Why History–And Editorial Pages–Matter

What’s the most important book about Richmond and its history published in the past twelve months? I’ll give you a hint: the book has been favorably reviewed in the nationally read Boston Review, and the author has been designated by the History News Network as one of the nation’s “Top Young Historians,” but no review of nor reference to the book has yet appeared in the Times-Dispatch.

The book in question is Matthew D. Lassiter’s The Silent Majority: Suburban Politics in the Sunbelt South, published earlier this year by Princeton University Press. Lassiter, a historian at the University of Michigan, describes and critically assesses how the suburbanization of the 1960s and 70s affected local politics in Atlanta, Charlotte, and Richmond.

The crucial issue in that history, of course, is race, and in particular how whites responded to the reality of the end of formal racial segregation and the incorporation of African-Americans into the political process. Lassiter skillfully tells the story of how Richmond failed to create a regional political structure based on the idea that we’re all in it together, and instead opted for a system which perpetuates rather than alleviates racial inequalities.

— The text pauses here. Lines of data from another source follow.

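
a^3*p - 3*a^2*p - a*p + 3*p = (a - 3)*(a - 1)*(a*p + p)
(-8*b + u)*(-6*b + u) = 48*b^2 - 14*b*u + u^2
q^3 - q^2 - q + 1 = (q - 1)^2*(q + 1)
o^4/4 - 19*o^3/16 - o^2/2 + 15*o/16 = o*(o/4 + 1/4)*(o - 5)*(o - 3/4)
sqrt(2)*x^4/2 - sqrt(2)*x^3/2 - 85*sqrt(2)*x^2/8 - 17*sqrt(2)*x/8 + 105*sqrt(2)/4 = (x - 5)*(x - 3/2)*(x + 7/2)*(sqrt(2)*x/2 + sqrt(2))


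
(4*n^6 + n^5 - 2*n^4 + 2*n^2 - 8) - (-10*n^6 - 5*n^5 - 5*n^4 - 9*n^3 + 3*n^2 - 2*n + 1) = 14*n^6 + 6*n^5 + 3*n^4 + 9*n^3 - n^2 + 2*n - 9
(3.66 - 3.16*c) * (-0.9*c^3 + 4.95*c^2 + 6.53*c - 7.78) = 2.844*c^4 - 18.936*c^3 - 2.5178*c^2 + 48.4846*c - 28.4748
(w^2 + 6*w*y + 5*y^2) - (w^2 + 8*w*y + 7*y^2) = -2*w*y - 2*y^2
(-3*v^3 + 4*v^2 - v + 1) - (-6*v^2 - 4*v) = -3*v^3 + 10*v^2 + 3*v + 1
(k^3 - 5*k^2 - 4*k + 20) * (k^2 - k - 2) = k^5 - 6*k^4 - k^3 + 34*k^2 - 12*k - 40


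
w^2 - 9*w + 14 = (w - 7)*(w - 2)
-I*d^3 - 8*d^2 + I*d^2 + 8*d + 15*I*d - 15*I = (d - 5*I)*(d - 3*I)*(-I*d + I)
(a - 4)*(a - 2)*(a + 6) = a^3 - 28*a + 48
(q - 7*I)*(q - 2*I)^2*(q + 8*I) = q^4 - 3*I*q^3 + 56*q^2 - 228*I*q - 224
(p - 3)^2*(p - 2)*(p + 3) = p^4 - 5*p^3 - 3*p^2 + 45*p - 54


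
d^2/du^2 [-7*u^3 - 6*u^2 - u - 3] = -42*u - 12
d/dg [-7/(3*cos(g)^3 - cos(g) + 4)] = 7*(1 - 9*cos(g)^2)*sin(g)/(3*cos(g)^3 - cos(g) + 4)^2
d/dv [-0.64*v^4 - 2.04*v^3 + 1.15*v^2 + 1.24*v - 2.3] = -2.56*v^3 - 6.12*v^2 + 2.3*v + 1.24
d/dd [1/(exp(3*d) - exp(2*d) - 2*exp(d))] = (-3*exp(2*d) + 2*exp(d) + 2)*exp(-d)/(-exp(2*d) + exp(d) + 2)^2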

The central episode of that failure, depicted at length in Chapter 11 of Lassiter’s book, was the busing crisis of the early 1970s and the Richmond region’s refusal during those years to create a system of effectively integrated public schools, achieved through the “consolidation of urban and suburban school systems.”

Lassiter gives particular attention to the role Richmond’s local newspapers played in defeating integration proposals. “In an extension of their enthusiasm for defiance during the massive resistance era of the 1950s, the Richmond Times-Dispatch and the Richmond News Leader maintained a shrill tone and encouraged an obstructionist stance throughout the three-year busing crisis. Expressing open hostility toward the black plaintiffs and the federal courts, the Times-Dispatch repeatedly invoked a doomsday scenario of coercive integration where ‘thousands of children ould be hauled away from their own neighborhoods to strange schools in strange communities miles away.’ . . .

The editorial pages launched a campaign of personal vituperation against [Governor] Linwood Holton after his refusal to exploit the crisis, which the Times-Dispatch attributed to the governor’s solicitation of black voters for the Republican party. The News Leader actively participated in the antibusing movement by circulating its own freedom of choice petition, signed by 29,122 readers and delivered to the steps of the Supreme Court by editor Ross Mackenzie and Senator Harry F. Byrd, Jr. . . . A community study of the Richmond crisis concluded that the editorial pages jointly created ‘an atmosphere of mass hysteria and defiance by fanning the flames of emotionalism and racial biogtry, which only served to poison race relations between blacks and whites at a time when understanding and mutual cooperation were desperately needed.'”

As Lassiter writes, the ultimate failure of efforts to create a unified metropolitan school system in Richmond “guaranteed an urban system debilitated by a fusion of race and class hypersegregation.” The disparity between Richmond public schools and those of the suburban counties, and the many consequences that follow from that disparity, remains the most fundamental structural problem facing the Richmond region.

Unfortunately, it’s also a problem that rarely gets acknowledged or addressed in the pages of the RTD in any meaningful way (other than in the columns of Michael Paul Williams). Indeed, there’s little in the pages of the RTD to suggest that the editorial board regards the educational disparities between its namesake city and the surrounding suburbs as a problem at all.

But there are one or two signs that just maybe the RTD is at least willing to revisit the legacy of white resistance to the civil rights movement. On October 3 and 10, the newspaper printed two letters regarding the massive resistance movement of the 1950s in Virginia, one by a Republican and one by a Democrat.

That’s a start. If the newspaper wants to go further and is wiling to take the difficult step of not only re-examing Virginia’s past but the paper’s own role in that past–and in creating the structure of inequality that characterizes the Richmond regions–they could do worse than taking the time to review Lassiter’s book or interview the author.

That would be a terrific step towards using the newspaper’s influence to address the sources of Richmond’s real problems, and might also mark a welcome turn away from the editorial politics of “personal vituperation” that still persist in good measure at the RTD. (Exhibit A: Sunday’s column by Mackenzie concerning Mark Warner’s withdrawal last week from the presidential race, which can only be characterized as a case study in ungraciousness.)